Bu gece burada Ece'nin payına düşen Rize'nin yaylalarında Sarıkız'ları sağdığını görmekti. Bembeyaz bir odada tuhaf bir kadına isteklerini sıralayıp kendi hatası olmayan bir aldatılış yüzünden azar işitmek değil.

"Hiç mi hatan olmadığını düşünüyorsun?"

"İç sesimle sohbetime beri karışmasan..." Gittikçe asılan suratını kontrol altında tutmaya çalıştı Ece. Sonuçta kendi kendine yenilmek onun kitabında yoktu. Onda öldür beni emri veren sekreter dahil her şeyin beyninin vicdansız bir oyunu olduğuna emindi. "Yine benden ne istiyorsun?"

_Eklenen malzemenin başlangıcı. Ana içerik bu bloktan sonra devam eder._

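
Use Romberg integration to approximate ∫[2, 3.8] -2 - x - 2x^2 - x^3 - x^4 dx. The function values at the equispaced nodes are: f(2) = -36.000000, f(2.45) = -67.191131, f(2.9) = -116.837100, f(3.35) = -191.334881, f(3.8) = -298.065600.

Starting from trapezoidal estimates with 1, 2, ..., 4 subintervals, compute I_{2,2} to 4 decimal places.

I_{0,0} (trapezoid, 1 panel, h=1.8000): -300.659040
I_{1,0} (trapezoid, 2 panels, h=0.9000): -255.482910
I_{2,0} (trapezoid, 4 panels, h=0.4500): -244.078160
I_{1,1} = -255.482910 + (-255.482910 − (-300.659040))/3 = -240.424200
I_{2,1} = -244.078160 + (-244.078160 − (-255.482910))/3 = -240.276577
I_{2,2} = -240.276577 + (-240.276577 − (-240.424200))/15 = -240.266735

-240.2667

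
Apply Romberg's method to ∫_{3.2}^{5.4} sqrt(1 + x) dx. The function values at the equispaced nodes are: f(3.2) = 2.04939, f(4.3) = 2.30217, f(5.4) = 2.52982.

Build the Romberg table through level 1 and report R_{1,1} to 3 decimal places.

5.056

R_{0,0} (trapezoid, 1 panel, h=2.2000): 5.03713
R_{1,0} (trapezoid, 2 panels, h=1.1000): 5.05095
R_{1,1} = 5.05095 + (5.05095 − 5.03713)/3 = 5.05556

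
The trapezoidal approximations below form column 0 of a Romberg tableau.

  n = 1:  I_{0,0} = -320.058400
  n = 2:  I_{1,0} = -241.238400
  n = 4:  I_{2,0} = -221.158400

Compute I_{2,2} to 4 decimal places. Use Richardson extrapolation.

-214.4317

I_{1,1} = -241.238400 + (-241.238400 − (-320.058400))/3 = -214.965067
I_{2,1} = -221.158400 + (-221.158400 − (-241.238400))/3 = -214.465067
I_{2,2} = (16·(-214.465067) − (-214.965067)) / 15 = -214.431734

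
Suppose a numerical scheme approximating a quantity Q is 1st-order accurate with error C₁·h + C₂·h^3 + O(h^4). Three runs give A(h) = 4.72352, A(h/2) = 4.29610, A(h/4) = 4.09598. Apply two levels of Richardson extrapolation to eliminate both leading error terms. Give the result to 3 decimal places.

First eliminate the h term (factor 2^1 = 2):
  B₁ = (2·4.29610 − 4.72352)/1 = 3.86868
  B₂ = (2·4.09598 − 4.29610)/1 = 3.89586
Then eliminate the h^3 term (factor 2^3 = 8):
  (8·3.89586 − 3.86868)/7 = 3.89974

3.900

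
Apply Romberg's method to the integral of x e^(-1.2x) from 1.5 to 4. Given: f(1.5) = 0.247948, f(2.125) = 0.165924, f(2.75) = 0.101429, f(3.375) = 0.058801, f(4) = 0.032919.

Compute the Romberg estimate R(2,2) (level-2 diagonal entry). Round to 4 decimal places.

0.2882

R(0,0) (trapezoid, 1 panel, h=2.5000): 0.351084
R(1,0) (trapezoid, 2 panels, h=1.2500): 0.302328
R(2,0) (trapezoid, 4 panels, h=0.6250): 0.291617
R(1,1) = 0.302328 + (0.302328 − 0.351084)/3 = 0.286076
R(2,1) = 0.291617 + (0.291617 − 0.302328)/3 = 0.288047
R(2,2) = 0.288047 + (0.288047 − 0.286076)/15 = 0.288178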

"Bunu benim sana sormam lazım. Ben insanlardan bir şey istemem. İnsanlar bizden bir şeyler diler." Dirseklerini masaya dayayıp elini çenesinin altında birleştirdi görevli kadın. Ekranda ki bilgilere bakılırsa genç kız aldatıldığını çoktan öğrenmiş kaderi adım adım şekil almaya başlamıştı.

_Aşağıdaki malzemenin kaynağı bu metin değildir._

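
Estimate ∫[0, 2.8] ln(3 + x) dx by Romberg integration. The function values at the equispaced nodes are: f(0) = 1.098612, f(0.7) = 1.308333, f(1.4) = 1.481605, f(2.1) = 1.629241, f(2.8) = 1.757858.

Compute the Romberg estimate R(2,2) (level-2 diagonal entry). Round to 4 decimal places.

4.0997

R(0,0) (trapezoid, 1 panel, h=2.8000): 3.999058
R(1,0) (trapezoid, 2 panels, h=1.4000): 4.073776
R(2,0) (trapezoid, 4 panels, h=0.7000): 4.093190
R(1,1) = 4.073776 + (4.073776 − 3.999058)/3 = 4.098682
R(2,1) = 4.093190 + (4.093190 − 4.073776)/3 = 4.099661
R(2,2) = 4.099661 + (4.099661 − 4.098682)/15 = 4.099726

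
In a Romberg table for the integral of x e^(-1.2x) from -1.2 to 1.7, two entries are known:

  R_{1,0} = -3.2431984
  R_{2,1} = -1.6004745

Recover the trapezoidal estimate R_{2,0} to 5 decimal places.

From R_{2,1} = (4·R_{2,0} − R_{1,0})/3, solve for R_{2,0}:
4·R_{2,0} = 3·(-1.6004745) + (-3.2431984) = -8.0446219
R_{2,0} = -2.0111555

-2.01116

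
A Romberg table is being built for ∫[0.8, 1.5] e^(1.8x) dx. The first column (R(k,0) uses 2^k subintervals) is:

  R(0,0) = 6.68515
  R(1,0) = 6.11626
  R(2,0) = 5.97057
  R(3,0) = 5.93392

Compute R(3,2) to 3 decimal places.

5.922

Richardson extrapolation on the trapezoidal column (denominator 4−1=3):
R(2,1) = 5.97057 + (5.97057 − 6.11626)/3 = 5.92201
R(3,1) = 5.93392 + (5.93392 − 5.97057)/3 = 5.92170
R(3,2) = 5.92170 + (5.92170 − 5.92201)/15 = 5.92168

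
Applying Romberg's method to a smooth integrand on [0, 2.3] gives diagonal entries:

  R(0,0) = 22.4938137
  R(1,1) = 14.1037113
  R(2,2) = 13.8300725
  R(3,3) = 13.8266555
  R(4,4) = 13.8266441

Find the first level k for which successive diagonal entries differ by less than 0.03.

|R(1,1) − R(0,0)| = 8.3901024 ≥ 0.03
|R(2,2) − R(1,1)| = 0.2736388 ≥ 0.03
|R(3,3) − R(2,2)| = 0.0034170 < 0.03

k = 3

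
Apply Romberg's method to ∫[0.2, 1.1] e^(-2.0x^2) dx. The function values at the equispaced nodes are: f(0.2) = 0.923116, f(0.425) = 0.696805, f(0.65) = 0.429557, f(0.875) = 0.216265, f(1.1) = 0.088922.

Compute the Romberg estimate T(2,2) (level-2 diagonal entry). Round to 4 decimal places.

0.4146

T(0,0) (trapezoid, 1 panel, h=0.9000): 0.455417
T(1,0) (trapezoid, 2 panels, h=0.4500): 0.421009
T(2,0) (trapezoid, 4 panels, h=0.2250): 0.415945
T(1,1) = 0.421009 + (0.421009 − 0.455417)/3 = 0.409540
T(2,1) = 0.415945 + (0.415945 − 0.421009)/3 = 0.414257
T(2,2) = 0.414257 + (0.414257 − 0.409540)/15 = 0.414571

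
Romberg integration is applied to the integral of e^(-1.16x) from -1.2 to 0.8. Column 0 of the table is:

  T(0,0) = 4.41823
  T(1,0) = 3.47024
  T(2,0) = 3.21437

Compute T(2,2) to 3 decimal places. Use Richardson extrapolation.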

"Hiç üzgün gözükmüyorsun."

"Neden üzülecek mişim?" Saçlarını savurup küstah bir duruş sergilemeye çalıştı. "Beni kaybettiği için o üzülsün. Umrumda bile değil."

"Ambulansın içinde baygın yarı sarhoş seyahat eden birine göre kendinden çok eminsin." Dediklerini anlamayan kız çattığı kaşlarıyla onu izlerken "Başla bakalım." dedi.

"Neye başlayayım."

"Dileklerini sıralamaya. İnsanlar nedensiz yere buraya gelmezler hayatım.Gerçi ben seni bu kadar erken beklemiyordum. Şuan senin intikam planları yapıyor olman gerekliydi. Neyse dileğin ne?"

"Dileğim mi?" Elini saçlarının arasına geçirip tüm gücüyle karıştırmaya başladı. "Benim öyle büyük bir dileğim yok." Emin misin bakışları atan kadından gözlerini kaçırıp "Küçük bir şey olabilir." dedi.

"Neymiş?"

"Furkan'dan daha zeki, daha yakışıklı, daha zengin, daha sevecen, daha dürüst, daha mükemmel ve en önemlisi daha aşık bir koca istiyorum."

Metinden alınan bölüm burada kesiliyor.